Sometimes it is a matter of incorrect linking. For example, on Shazam, my solo piano piece Naturally in Nature is linked to a totally unrelated video of a completely different work on a different album, Sea of Horizontals, a solo bass piece, not piano. https://www.shazam.com/track/461233631/naturally-in-nature That’s not uninteresting in itself in terms of creating “collisions” or happy accidents. But in my experience, data accidents are usually not happy and result in misinformation or misattribution.

Google Search is notorious for indexing gaffes. Since there is a Lee Barry whose genre is Dance/Electronic, that’s where I get filed, when in fact most of my work is Ambient and Prog Rock, if not Jazz.

XML Schemas

What we’re now starting to see is the Semantic Web, one of the early ideas for the Web. The way in which Google categorizes songs and albums (“From sources across the web”) is an example of semantic data. But the problem is that it is done entirely with machines and is unreliable. Humans aren’t checking for accuracy. They simply can’t because of the sheer volume of data. (AI could save the day, but who’s checking the AI)?

A few days ago someone asked the question on Quora if there was a way to identify songs written in odd meters, 5/4, 5/8, 7/8, 11/4, and so on. I said it would be impossible given that this data has never been codified in a database.
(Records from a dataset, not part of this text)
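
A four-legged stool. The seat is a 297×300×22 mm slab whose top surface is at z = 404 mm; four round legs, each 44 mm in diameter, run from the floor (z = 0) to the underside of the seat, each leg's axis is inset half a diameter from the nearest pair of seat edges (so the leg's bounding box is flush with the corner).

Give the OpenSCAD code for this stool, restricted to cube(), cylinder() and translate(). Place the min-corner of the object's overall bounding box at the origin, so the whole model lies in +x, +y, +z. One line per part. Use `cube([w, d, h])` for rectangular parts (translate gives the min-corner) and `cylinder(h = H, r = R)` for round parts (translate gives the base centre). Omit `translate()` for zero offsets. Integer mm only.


translate([0, 0, 382]) cube([297, 300, 22]);
translate([22, 22, 0]) cylinder(h = 382, r = 22);
translate([275, 22, 0]) cylinder(h = 382, r = 22);
translate([22, 278, 0]) cylinder(h = 382, r = 22);
translate([275, 278, 0]) cylinder(h = 382, r = 22);


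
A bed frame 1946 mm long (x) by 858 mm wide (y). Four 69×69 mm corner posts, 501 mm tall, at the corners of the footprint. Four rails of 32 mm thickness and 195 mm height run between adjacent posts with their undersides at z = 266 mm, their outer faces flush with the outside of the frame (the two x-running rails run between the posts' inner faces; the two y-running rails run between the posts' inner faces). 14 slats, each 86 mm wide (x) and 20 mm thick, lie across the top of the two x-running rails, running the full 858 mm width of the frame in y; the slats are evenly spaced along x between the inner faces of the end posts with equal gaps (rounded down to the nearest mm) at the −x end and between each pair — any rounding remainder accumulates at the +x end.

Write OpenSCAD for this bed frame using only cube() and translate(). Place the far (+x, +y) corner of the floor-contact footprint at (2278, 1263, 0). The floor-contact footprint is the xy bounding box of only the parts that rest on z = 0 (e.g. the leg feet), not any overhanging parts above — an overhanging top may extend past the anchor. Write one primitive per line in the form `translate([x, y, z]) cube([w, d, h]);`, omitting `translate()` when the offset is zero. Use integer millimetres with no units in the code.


translate([332, 405, 0]) cube([69, 69, 501]);
translate([332, 1194, 0]) cube([69, 69, 501]);
translate([2209, 405, 0]) cube([69, 69, 501]);
translate([2209, 1194, 0]) cube([69, 69, 501]);
translate([401, 405, 266]) cube([1808, 32, 195]);
translate([401, 1231, 266]) cube([1808, 32, 195]);
translate([332, 474, 266]) cube([32, 720, 195]);
translate([2246, 474, 266]) cube([32, 720, 195]);
translate([441, 405, 461]) cube([86, 858, 20]);
translate([567, 405, 461]) cube([86, 858, 20]);
translate([693, 405, 461]) cube([86, 858, 20]);
translate([819, 405, 461]) cube([86, 858, 20]);
translate([945, 405, 461]) cube([86, 858, 20]);
translate([1071, 405, 461]) cube([86, 858, 20]);
translate([1197, 405, 461]) cube([86, 858, 20]);
translate([1323, 405, 461]) cube([86, 858, 20]);
translate([1449, 405, 461]) cube([86, 858, 20]);
translate([1575, 405, 461]) cube([86, 858, 20]);
translate([1701, 405, 461]) cube([86, 858, 20]);
translate([1827, 405, 461]) cube([86, 858, 20]);
translate([1953, 405, 461]) cube([86, 858, 20]);
translate([2079, 405, 461]) cube([86, 858, 20]);


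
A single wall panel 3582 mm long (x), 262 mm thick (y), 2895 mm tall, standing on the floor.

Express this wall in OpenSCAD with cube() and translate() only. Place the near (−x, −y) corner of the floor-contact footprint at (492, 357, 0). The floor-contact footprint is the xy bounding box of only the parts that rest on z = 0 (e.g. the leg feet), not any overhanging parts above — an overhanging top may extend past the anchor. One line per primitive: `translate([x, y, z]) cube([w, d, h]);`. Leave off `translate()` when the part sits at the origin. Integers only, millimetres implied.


translate([492, 357, 0]) cube([3582, 262, 2895]);


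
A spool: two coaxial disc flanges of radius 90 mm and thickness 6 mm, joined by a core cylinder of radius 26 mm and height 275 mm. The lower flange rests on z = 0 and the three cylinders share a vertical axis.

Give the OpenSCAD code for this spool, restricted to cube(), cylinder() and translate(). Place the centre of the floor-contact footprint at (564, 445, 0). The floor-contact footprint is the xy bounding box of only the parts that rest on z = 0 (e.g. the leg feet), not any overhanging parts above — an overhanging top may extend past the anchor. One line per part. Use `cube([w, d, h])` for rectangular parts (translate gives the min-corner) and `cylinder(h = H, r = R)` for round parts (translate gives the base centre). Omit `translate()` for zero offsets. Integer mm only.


translate([564, 445, 0]) cylinder(h = 6, r = 90);
translate([564, 445, 6]) cylinder(h = 275, r = 26);
translate([564, 445, 281]) cylinder(h = 6, r = 90);


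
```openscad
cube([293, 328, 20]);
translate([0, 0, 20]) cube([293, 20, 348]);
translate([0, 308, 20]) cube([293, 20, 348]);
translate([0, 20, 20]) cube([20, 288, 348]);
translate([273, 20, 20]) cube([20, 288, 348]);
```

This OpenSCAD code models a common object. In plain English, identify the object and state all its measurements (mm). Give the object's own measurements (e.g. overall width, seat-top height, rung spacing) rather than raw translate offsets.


An open-topped rectangular box: outside dimensions 293×328×368 mm, with a uniform wall and base thickness of 20 mm. The base is a full 293×328 slab on the floor; four walls sit on top of the base. The front and back walls (the −y and +y sides) span the full width; the two side walls fit between them.


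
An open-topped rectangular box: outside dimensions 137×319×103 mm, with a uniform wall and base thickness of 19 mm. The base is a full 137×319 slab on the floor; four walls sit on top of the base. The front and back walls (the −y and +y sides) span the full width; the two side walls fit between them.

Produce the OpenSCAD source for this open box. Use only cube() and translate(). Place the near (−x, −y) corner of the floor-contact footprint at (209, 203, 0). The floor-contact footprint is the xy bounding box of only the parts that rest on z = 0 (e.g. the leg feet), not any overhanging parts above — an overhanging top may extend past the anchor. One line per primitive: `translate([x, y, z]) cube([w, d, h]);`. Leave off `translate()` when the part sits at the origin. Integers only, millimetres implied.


translate([209, 203, 0]) cube([137, 319, 19]);
translate([209, 203, 19]) cube([137, 19, 84]);
translate([209, 503, 19]) cube([137, 19, 84]);
translate([209, 222, 19]) cube([19, 281, 84]);
translate([327, 222, 19]) cube([19, 281, 84]);


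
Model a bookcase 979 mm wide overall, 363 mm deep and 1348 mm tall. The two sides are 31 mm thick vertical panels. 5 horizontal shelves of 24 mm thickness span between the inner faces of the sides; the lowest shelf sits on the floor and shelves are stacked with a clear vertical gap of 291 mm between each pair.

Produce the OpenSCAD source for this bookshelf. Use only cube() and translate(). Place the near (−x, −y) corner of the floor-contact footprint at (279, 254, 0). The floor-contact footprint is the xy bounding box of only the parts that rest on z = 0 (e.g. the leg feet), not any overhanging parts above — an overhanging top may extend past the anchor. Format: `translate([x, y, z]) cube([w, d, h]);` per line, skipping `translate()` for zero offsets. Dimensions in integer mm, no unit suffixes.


translate([279, 254, 0]) cube([31, 363, 1348]);
translate([1227, 254, 0]) cube([31, 363, 1348]);
translate([310, 254, 0]) cube([917, 363, 24]);
translate([310, 254, 315]) cube([917, 363, 24]);
translate([310, 254, 630]) cube([917, 363, 24]);
translate([310, 254, 945]) cube([917, 363, 24]);
translate([310, 254, 1260]) cube([917, 363, 24]);


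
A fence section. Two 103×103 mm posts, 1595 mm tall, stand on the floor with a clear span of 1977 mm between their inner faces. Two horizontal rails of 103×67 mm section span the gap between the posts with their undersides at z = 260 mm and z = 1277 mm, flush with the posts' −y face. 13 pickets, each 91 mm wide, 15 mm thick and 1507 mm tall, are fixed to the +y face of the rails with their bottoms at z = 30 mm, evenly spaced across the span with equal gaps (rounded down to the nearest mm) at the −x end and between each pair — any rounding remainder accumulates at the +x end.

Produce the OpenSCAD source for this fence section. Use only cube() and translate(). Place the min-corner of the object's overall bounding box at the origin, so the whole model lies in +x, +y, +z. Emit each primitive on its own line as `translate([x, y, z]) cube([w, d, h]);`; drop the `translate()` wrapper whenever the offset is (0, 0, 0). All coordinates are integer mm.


cube([103, 103, 1595]);
translate([2080, 0, 0]) cube([103, 103, 1595]);
translate([103, 0, 260]) cube([1977, 103, 67]);
translate([103, 0, 1277]) cube([1977, 103, 67]);
translate([159, 103, 30]) cube([91, 15, 1507]);
translate([306, 103, 30]) cube([91, 15, 1507]);
translate([453, 103, 30]) cube([91, 15, 1507]);
translate([600, 103, 30]) cube([91, 15, 1507]);
translate([747, 103, 30]) cube([91, 15, 1507]);
translate([894, 103, 30]) cube([91, 15, 1507]);
translate([1041, 103, 30]) cube([91, 15, 1507]);
translate([1188, 103, 30]) cube([91, 15, 1507]);
translate([1335, 103, 30]) cube([91, 15, 1507]);
translate([1482, 103, 30]) cube([91, 15, 1507]);
translate([1629, 103, 30]) cube([91, 15, 1507]);
translate([1776, 103, 30]) cube([91, 15, 1507]);
translate([1923, 103, 30]) cube([91, 15, 1507]);


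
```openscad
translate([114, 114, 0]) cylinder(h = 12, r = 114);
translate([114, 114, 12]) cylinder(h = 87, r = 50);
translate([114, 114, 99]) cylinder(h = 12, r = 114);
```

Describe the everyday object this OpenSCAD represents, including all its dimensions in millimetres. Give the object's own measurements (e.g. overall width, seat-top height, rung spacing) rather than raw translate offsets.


A spool: two coaxial disc flanges of radius 114 mm and thickness 12 mm, joined by a core cylinder of radius 50 mm and height 87 mm. The lower flange rests on z = 0 and the three cylinders share a vertical axis.


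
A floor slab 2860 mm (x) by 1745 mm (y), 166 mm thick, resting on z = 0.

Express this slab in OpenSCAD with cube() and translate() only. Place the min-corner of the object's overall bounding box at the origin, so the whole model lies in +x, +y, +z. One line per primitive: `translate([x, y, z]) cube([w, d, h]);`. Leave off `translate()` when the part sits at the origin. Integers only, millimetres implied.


cube([2860, 1745, 166]);


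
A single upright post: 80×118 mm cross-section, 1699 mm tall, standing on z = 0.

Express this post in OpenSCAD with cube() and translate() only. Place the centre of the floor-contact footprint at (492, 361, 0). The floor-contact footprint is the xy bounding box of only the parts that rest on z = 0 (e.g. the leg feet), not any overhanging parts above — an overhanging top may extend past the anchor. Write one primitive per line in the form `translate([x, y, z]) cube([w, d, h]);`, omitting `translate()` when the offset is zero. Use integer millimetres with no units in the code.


translate([452, 302, 0]) cube([80, 118, 1699]);


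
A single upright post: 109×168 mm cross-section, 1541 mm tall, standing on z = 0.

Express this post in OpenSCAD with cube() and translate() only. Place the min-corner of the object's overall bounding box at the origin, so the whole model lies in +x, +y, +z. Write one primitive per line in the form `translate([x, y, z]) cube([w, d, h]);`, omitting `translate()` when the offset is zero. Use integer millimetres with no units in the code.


cube([109, 168, 1541]);


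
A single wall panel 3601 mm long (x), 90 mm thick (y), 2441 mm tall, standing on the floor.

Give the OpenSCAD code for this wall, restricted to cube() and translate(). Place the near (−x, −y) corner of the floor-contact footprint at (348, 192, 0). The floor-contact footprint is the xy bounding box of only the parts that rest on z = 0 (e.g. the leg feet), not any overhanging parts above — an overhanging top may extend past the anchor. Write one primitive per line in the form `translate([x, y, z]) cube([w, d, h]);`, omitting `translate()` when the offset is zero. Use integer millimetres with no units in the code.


translate([348, 192, 0]) cube([3601, 90, 2441]);


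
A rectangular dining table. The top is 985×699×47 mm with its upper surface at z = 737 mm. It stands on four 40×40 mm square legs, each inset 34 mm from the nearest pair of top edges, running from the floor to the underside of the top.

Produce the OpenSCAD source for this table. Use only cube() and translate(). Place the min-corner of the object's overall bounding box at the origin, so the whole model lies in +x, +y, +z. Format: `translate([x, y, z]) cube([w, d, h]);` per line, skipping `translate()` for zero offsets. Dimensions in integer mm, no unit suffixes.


translate([0, 0, 690]) cube([985, 699, 47]);
translate([34, 34, 0]) cube([40, 40, 690]);
translate([911, 34, 0]) cube([40, 40, 690]);
translate([34, 625, 0]) cube([40, 40, 690]);
translate([911, 625, 0]) cube([40, 40, 690]);


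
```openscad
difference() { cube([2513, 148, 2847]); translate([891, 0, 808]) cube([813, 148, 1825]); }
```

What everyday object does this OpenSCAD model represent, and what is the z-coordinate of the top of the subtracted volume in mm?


A wall with a window opening. The window head height is 2633 mm.

A wall with a rectangular opening subtracted — a window. Sill at z = 808, opening 1825 mm tall, so the head is at 808 + 1825 = 2633 mm.


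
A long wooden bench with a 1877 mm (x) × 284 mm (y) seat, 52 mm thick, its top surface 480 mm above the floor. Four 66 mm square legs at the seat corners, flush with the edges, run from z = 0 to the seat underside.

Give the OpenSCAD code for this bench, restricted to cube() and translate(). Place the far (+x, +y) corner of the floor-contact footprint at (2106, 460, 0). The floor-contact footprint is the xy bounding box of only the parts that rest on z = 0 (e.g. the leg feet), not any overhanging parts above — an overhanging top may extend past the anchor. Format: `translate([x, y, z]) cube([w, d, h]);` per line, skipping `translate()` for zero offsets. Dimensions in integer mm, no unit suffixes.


translate([229, 176, 428]) cube([1877, 284, 52]);
translate([229, 176, 0]) cube([66, 66, 428]);
translate([229, 394, 0]) cube([66, 66, 428]);
translate([2040, 176, 0]) cube([66, 66, 428]);
translate([2040, 394, 0]) cube([66, 66, 428]);


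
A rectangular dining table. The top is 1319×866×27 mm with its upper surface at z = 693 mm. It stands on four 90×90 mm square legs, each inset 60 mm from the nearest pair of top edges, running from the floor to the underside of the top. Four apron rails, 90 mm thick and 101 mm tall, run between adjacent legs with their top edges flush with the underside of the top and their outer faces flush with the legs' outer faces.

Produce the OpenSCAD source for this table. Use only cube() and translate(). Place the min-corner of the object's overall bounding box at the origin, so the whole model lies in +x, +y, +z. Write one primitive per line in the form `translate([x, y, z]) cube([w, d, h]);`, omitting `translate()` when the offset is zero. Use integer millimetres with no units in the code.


translate([0, 0, 666]) cube([1319, 866, 27]);
translate([60, 60, 0]) cube([90, 90, 666]);
translate([1169, 60, 0]) cube([90, 90, 666]);
translate([60, 716, 0]) cube([90, 90, 666]);
translate([1169, 716, 0]) cube([90, 90, 666]);
translate([150, 60, 565]) cube([1019, 90, 101]);
translate([150, 716, 565]) cube([1019, 90, 101]);
translate([60, 150, 565]) cube([90, 566, 101]);
translate([1169, 150, 565]) cube([90, 566, 101]);


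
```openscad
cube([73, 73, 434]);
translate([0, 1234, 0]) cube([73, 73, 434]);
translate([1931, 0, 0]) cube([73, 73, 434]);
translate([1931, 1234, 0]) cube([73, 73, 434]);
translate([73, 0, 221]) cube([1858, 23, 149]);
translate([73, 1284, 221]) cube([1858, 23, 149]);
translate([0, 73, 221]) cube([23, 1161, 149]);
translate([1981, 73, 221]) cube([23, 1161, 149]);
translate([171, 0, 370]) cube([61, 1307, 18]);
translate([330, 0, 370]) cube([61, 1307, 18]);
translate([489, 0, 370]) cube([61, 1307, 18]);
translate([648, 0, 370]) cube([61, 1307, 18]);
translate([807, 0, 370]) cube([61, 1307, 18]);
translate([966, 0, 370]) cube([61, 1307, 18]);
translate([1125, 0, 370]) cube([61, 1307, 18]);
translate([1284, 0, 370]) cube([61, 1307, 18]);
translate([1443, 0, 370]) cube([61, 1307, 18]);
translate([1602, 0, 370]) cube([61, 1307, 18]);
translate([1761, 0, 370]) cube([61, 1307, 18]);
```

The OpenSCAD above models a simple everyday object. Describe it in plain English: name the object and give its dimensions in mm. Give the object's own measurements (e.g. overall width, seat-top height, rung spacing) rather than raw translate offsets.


A bed frame 2004 mm long (x) by 1307 mm wide (y). Four 73×73 mm corner posts, 434 mm tall, at the corners of the footprint. Four rails of 23 mm thickness and 149 mm height run between adjacent posts with their undersides at z = 221 mm, their outer faces flush with the outside of the frame (the two x-running rails run between the posts' inner faces; the two y-running rails run between the posts' inner faces). 11 slats, each 61 mm wide (x) and 18 mm thick, lie across the top of the two x-running rails, running the full 1307 mm width of the frame in y; along x they sit between the end posts with a 98 mm gap after the −x posts and between neighbouring slats, leaving 109 mm before the +x posts.


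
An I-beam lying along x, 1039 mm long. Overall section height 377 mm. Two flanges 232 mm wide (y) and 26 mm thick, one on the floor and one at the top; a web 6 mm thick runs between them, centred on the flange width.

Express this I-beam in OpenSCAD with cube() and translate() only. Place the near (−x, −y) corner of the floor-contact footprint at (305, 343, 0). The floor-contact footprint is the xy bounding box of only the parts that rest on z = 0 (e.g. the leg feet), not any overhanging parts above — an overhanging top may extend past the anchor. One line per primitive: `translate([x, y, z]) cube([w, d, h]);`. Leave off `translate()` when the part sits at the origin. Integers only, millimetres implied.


translate([305, 343, 0]) cube([1039, 232, 26]);
translate([305, 456, 26]) cube([1039, 6, 325]);
translate([305, 343, 351]) cube([1039, 232, 26]);


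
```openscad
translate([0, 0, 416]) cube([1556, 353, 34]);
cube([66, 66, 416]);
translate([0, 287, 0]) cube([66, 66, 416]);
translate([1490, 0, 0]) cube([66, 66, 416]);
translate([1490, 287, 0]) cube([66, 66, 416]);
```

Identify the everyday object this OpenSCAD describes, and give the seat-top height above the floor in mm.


A bench. The seat-top height is 450 mm.

A long slab on four corner posts — a bench. The slab sits at z = 416 with thickness 34, so the top is 416 + 34 = 450 mm.


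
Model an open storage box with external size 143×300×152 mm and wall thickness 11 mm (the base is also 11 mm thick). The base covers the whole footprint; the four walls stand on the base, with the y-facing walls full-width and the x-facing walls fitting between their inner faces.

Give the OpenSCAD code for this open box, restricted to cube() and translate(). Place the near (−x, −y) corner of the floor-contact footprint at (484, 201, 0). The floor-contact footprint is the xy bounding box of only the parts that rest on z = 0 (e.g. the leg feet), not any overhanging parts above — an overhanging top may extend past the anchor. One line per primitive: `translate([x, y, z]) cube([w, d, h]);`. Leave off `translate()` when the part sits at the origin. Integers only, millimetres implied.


translate([484, 201, 0]) cube([143, 300, 11]);
translate([484, 201, 11]) cube([143, 11, 141]);
translate([484, 490, 11]) cube([143, 11, 141]);
translate([484, 212, 11]) cube([11, 278, 141]);
translate([616, 212, 11]) cube([11, 278, 141]);


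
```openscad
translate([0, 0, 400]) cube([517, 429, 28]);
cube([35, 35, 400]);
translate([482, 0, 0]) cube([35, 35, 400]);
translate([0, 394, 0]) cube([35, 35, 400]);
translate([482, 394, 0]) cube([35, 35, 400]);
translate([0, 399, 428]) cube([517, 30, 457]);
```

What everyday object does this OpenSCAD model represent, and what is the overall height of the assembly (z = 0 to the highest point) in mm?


A chair. The overall height is 885 mm.

A slab on four corner posts with a tall panel at the back — a chair. The seat slab sits at z = 400 with thickness 28, and the 457 mm backrest starts at the seat top, so the overall height is 400 + 28 + 457 = 885 mm.


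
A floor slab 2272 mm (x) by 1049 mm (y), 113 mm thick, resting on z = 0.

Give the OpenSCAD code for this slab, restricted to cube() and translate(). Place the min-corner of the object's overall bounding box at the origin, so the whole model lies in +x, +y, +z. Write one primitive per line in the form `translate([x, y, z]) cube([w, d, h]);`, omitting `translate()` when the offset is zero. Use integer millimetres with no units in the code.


cube([2272, 1049, 113]);


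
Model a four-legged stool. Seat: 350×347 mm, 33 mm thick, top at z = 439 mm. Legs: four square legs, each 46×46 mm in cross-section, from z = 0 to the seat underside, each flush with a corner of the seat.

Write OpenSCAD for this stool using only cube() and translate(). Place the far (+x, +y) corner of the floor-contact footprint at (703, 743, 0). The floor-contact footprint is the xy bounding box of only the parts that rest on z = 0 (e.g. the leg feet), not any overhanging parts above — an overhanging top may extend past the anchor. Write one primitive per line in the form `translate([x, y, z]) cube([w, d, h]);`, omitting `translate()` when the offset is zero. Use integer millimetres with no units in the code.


translate([353, 396, 406]) cube([350, 347, 33]);
translate([353, 396, 0]) cube([46, 46, 406]);
translate([657, 396, 0]) cube([46, 46, 406]);
translate([353, 697, 0]) cube([46, 46, 406]);
translate([657, 697, 0]) cube([46, 46, 406]);


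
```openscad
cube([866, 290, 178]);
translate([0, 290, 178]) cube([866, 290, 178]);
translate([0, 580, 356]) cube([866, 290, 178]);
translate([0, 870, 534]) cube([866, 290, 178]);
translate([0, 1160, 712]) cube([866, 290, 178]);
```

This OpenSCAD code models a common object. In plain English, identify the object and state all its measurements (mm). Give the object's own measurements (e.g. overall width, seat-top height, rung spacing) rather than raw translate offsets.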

But one could presume that pop music written in odd meters was more common in the 1970s through the early 1990s, and then make some kind of rough estimate. But you’d never have enough good data to run machine learning on it. There are ways of adding metadata (such as Kid3), but as far as I know, it doesn't include musical rudiments and is Linux only, and would generate so little data. It would be more accurate data, but insufficient to model it.

I was thinking perhaps Music XML could be used.

XML looks complicated but is quite simple considering how complicated music notation can appear. It's very basic code but doesn't get parsed by browsers. One of the ways to encode proper musical schemas is by using the Music Ontology Project code, but it doesn’t [yet] have a way to code in key signatures, meter, and tempo, as far as I know. Currently, it’s being parsed by machines and is unreliable or simply not standardized, as is Spotify’s raw data model which makes rough guesses about keys.

This is why I like standard music notation so much because it is such a good Standard. One “models” it by simply knowing it. Knowing goes a long way, and so obviates modeling. Music is in fact “code” but becomes “code” only in the sense that it can be finely tweaked to create the desired result.

Takeaways:

For creators, check the metadata, and if possible, correct it on your own personal website. (Program Or Be Programmed)
Sites that use machine learning should verify data points before releasing them into the wild by having the publisher sign off on them.